Hirate began karting in 1999 at the age of 13. He won the All Japan Junior Kart Championship and placed third and fifth respectively in successive All Japan Kart Championship seasons, also taking third in the FIA Oceania Championship. Moving to cars, he raced for the TOM'S Spirit team in Formula Toyota, finishing second in the championship with four wins and marking himself as one of Japan's most promising young single-seater prospects.

In 2003 Hirate joined Prema Powerteam in Formula Renault 2.0 Italia, winning once in his debut season. He took six wins in 2004 and finished second in the Italian Formula Renault standings. He made early appearances in the Formula 3 Euro Series with Prema before joining Team Rosberg for a full 2005 campaign, finishing eleventh overall. That result was sufficient to earn him a Toyota Formula One test driver appointment for 2006.

Racing for Manor Motorsport in the 2006 Formula 3 Euro Series, Hirate improved substantially — one win, five podiums, and a third-place finish in the championship — while simultaneously carrying out F1 test duties for Toyota. He retained the Toyota F1 test role into 2007, continuing that programme alongside a GP2 Series campaign with Trident Racing in which he recorded one podium across the season.

Hirate returned to Japan in 2008, competing in both Formula Nippon and Super GT. Driving for Team Impul in Formula Nippon, he finished fourth in 2008 including one race win, and fifth in both 2009 and 2010. He recorded additional wins in the series in 2010 and continued in what became Super Formula through 2013, accumulating further podiums with Cerumo/INGING.

Hirate's primary competitive achievement came in Super GT. After initial GT300 outings in 2008 and his first full GT500 seasons from 2009, he settled with Lexus Team Cerumo in the GT500 class. In 2012 he took two wins and finished second in the championship. The following year, 2013, he won the GT500 championship with Lexus Team Cerumo, taking one win and four podiums across eight rounds.

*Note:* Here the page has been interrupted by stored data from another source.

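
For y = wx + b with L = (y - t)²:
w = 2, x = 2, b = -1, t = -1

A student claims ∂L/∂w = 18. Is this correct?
Incorrect

y = (2)(2) + -1 = 3
∂L/∂y = 2(y - t) = 2(3 - -1) = 8
∂y/∂w = x = 2
∂L/∂w = 8 × 2 = 16

Claimed value: 18
Incorrect: The correct gradient is 16.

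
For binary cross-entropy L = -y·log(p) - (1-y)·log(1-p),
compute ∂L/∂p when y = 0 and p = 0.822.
∂L/∂p = 5.618

∂L/∂p = -y/p + (1-y)/(1-p) = 0 + 1/0.178 = 5.618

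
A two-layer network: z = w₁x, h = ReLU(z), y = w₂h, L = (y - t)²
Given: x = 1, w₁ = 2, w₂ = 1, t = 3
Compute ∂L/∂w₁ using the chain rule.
∂L/∂w₁ = -2

Forward pass:
z = w₁x = 2×1 = 2
h = ReLU(2) = 2
y = w₂h = 1×2 = 2

Backward pass:
∂L/∂y = 2(y - t) = 2(2 - 3) = -2
∂y/∂h = w₂ = 1
∂h/∂z = 1 (ReLU derivative)
∂z/∂w₁ = x = 1

∂L/∂w₁ = -2 × 1 × 1 × 1 = -2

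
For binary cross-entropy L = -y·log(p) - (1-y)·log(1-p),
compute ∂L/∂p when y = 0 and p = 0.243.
∂L/∂p = 1.321

∂L/∂p = -y/p + (1-y)/(1-p) = 0 + 1/0.757 = 1.321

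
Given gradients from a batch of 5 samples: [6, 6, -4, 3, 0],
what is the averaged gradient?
Average gradient = 2.2

Average = (1/5)(6 + 6 + -4 + 3 + 0) = 11/5 = 2.2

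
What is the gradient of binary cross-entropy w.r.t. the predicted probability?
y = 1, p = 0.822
∂L/∂p = -1.217

∂L/∂p = -y/p + (1-y)/(1-p) = -1/0.822 + 0 = -1.217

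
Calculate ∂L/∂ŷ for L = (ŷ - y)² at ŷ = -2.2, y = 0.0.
∂L/∂ŷ = -4.4

∂L/∂ŷ = 2(ŷ - y) = 2(-2.2 - 0.0) = 2(-2.2) = -4.4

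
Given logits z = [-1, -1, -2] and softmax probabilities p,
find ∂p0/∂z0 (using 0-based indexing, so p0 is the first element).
∂p0/∂z0 = 0.244

p = softmax(z) = [0.4223, 0.4223, 0.1554]
p0 = 0.4223

∂p0/∂z0 = p0(1 - p0) = 0.4223 × (1 - 0.4223) = 0.244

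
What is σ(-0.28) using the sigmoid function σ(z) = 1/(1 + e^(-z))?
0.4305

sigmoid(-0.28) = 1/(1 + e^(0.28)) = 1/(1 + 1.323) = 0.4305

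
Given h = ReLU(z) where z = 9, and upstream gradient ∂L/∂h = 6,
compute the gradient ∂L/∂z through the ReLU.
∂L/∂z = 6

h = ReLU(9) = 9
Since z > 0: ∂h/∂z = 1
∂L/∂z = ∂L/∂h · ∂h/∂z = 6 × 1 = 6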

After seasons with Lexus Team SARD in 2015 and 2016, Hirate won the championship a second time in 2016, again securing one win and four podiums to take the title — this time with SARD, giving him championship wins across two different Lexus operations. Further GT500 campaigns followed with NDDP Racing with B-Max from 2019 to 2021 and Kondo Racing from 2022 to 2023.

From 2022 Hirate added the Super Taikyu Series to his programme, racing for NISMO in the ST-Q class, which accommodates hydrogen-powered experimental machinery. He won multiple rounds in 2023. In 2024 he switched to the GT300 class with HELM Motorsports, then returned to GT300 competition with Kondo Racing in 2025, finishing second in the GT300 championship and taking two podiums — front-running form more than seventeen years after his first Super GT start.

Hirate holds a FIA Platinum driver categorisation, the highest tier assigned to professional racing drivers with extensive top-level career records. The designation reflects the depth of professional credentials accumulated across more than two decades of competition and restricts his eligibility for certain gentleman driver co-drive arrangements.

Hirate's recorded career total encompasses more than 300 race starts, 24 wins, 59 podiums, and 11 pole positions across all championships. Two Super GT GT500 titles, a Toyota Formula One test appointment, competitive European single-seater results, Formula Nippon wins, and continued front-running form in Japanese sportscar racing through his late thirties place him among the most accomplished drivers produced by the Japanese domestic racing system in the 2000s and 2010s.